Lundi 26 Novembre 2018
Laurent Leloup

Le mythe du « too big to fail »

D'un côté, Jeff Bezos déclare, lors d'une réunion ouverte à tous les collaborateurs de son entreprise : « un jour, Amazon fera faillite ». De l'autre, Jean-Laurent Bonnafé, directeur général de BNP Paribas, affirme : « nous avons 200 ans et nous serons encore là dans 200 ans ». Au-delà de la question de fond, deux cultures tellement différentes…


La réponse qu'offre l'homme le plus riche du monde à l'employé l'interrogeant sur les enseignements qu'il retire des récentes liquidation de Sears et de quelques autres acteurs de la distribution est parfaitement candide. Il considère en effet que l'accélération des cycles d'innovation donne aux grands groupes une espérance de vie moyenne qui se mesure en décennies et non plus en siècles. Et d'ajouter que la chute, qu'il espère retarder le plus longtemps possible, surviendra quand Amazon cessera de se préoccuper de ses clients jusqu'à l'obsession, pour se focaliser sur son propre nombril.

Bien sûr, une comparaison directe entre le géant du e-commerce et une banque n'est pas sans défauts. Et je ne veux pas parler du seul fait que les effectifs d'Amazon sont plus du triple de ceux de BNP Paribas ou que sa capitalisation est 10 fois plus élevée (et presque 3 fois plus que celle de Bank of America). Les marchés sont (presque) sans rapport, les comportements de la clientèle sont incomparables, les modèles économiques n'ont rien en commun… Mais une autre différence mérite l'attention.
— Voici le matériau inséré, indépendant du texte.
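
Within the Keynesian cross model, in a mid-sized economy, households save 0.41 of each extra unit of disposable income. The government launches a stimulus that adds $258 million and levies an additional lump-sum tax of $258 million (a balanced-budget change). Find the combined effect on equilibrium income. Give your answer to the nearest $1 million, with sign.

MPC = 1 − MPS = 1 − 0.41 = 0.59.
Expenditure multiplier = 1/(1 − MPC) = 1/(1 − 0.59) = 1/0.41 ≈ 2.439.
ΔG contributes k·ΔG = (+$258 million) / 0.41 ≈ +$629.3 million.
ΔT of +$258 million changes first-round spending by −c·ΔT = −$152.22 million, contributing k·(−c·ΔT) = (−$152.22 million) / 0.41 ≈ −$371.3 million.
With ΔG = ΔT and no other leakages, the balanced-budget multiplier is 1, so ΔY = ΔG = +$258 million.

+$258 million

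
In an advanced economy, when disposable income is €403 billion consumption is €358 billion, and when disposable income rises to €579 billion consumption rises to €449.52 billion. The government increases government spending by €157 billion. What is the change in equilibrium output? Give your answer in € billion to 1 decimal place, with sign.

+€327.1 billion

MPC = ΔC/ΔYd = (449.52 − 358)/(579 − 403) = 91.52/176 = 0.52.
Expenditure multiplier = 1/(1 − MPC) = 1/(1 − 0.52) = 1/0.48 ≈ 2.083.
ΔY = k × ΔG = (+€157 billion) / 0.48 ≈ +€327.1 billion.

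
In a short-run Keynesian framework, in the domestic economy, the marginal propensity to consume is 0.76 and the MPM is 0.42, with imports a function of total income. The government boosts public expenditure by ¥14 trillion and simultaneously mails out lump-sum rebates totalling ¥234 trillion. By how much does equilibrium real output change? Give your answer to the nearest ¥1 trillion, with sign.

+¥291 trillion

Expenditure multiplier = 1/(1 − c + m) = 1/(1 − 0.76 + 0.42) = 1/0.66 ≈ 1.515.
ΔG contributes k·ΔG = (+¥14 trillion) / 0.66 ≈ +¥21.2 trillion.
ΔT of −¥234 trillion changes first-round spending by −c·ΔT = +¥177.84 trillion, contributing k·(−c·ΔT) = (+¥177.84 trillion) / 0.66 ≈ +¥269.5 trillion.
Net ΔY = k(ΔG − c·ΔT) = (+¥191.84 trillion) / 0.66 ≈ +¥291 trillion.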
Ainsi, dans une pure démarche d'innovation destructrice, Amazon est née en tuant des écosystèmes existants (d'abord celui de la librairie traditionnelle avant de passer au commerce de détail en général) et cette histoire est encore fraîche et reste inscrite dans son ADN, notamment à travers son patron. Rien de tel dans les banques, qui, outre que leur genèse est trop lointaine pour laisser des traces, ont émergé sous leur forme actuelle à partir d'un nouveau besoin (la révolution industrielle) et n'ont donc rien remplacé.
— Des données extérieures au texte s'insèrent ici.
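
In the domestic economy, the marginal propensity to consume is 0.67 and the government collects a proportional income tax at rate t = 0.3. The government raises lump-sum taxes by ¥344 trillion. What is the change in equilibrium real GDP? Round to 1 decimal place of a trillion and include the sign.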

Fort de son expérience directe personnelle, Jeff Bezos sait – et n'oublie pas – que tous les empires sont fragiles : il « suffit » d'un trublion que personne ne prend au sérieux pour les ébranler, les faire vaciller, voire les conduire à l'effondrement. Le sens de son intervention est justement de partager cette conscience intime de la précarité de toute entreprise avec l'ensemble des effectifs d'Amazon, de manière à en faire un pilier de la culture interne, toujours présent dans les esprits pour orienter la stratégie.

Il ne s'agit certainement pas de se résigner à disparaître dans 10 ou 20 ans, mais de comprendre que pour continuer à prospérer, il faut à tout prix éviter de sombrer dans l'autosatisfaction et l'arrogance du géant inébranlable, et, au contraire, continuer à défendre ses valeurs fondamentales (d'où la référence à l'obsession du client). Or il me semble que l'attitude des banques est parfois l'exacte opposée de celle d'Amazon, aussi bien du point de vue de leur profonde conviction d'être indéboulonnables et éternelles que de leur centrage sur elles-mêmes, en dépit des discours sur l'importance du client.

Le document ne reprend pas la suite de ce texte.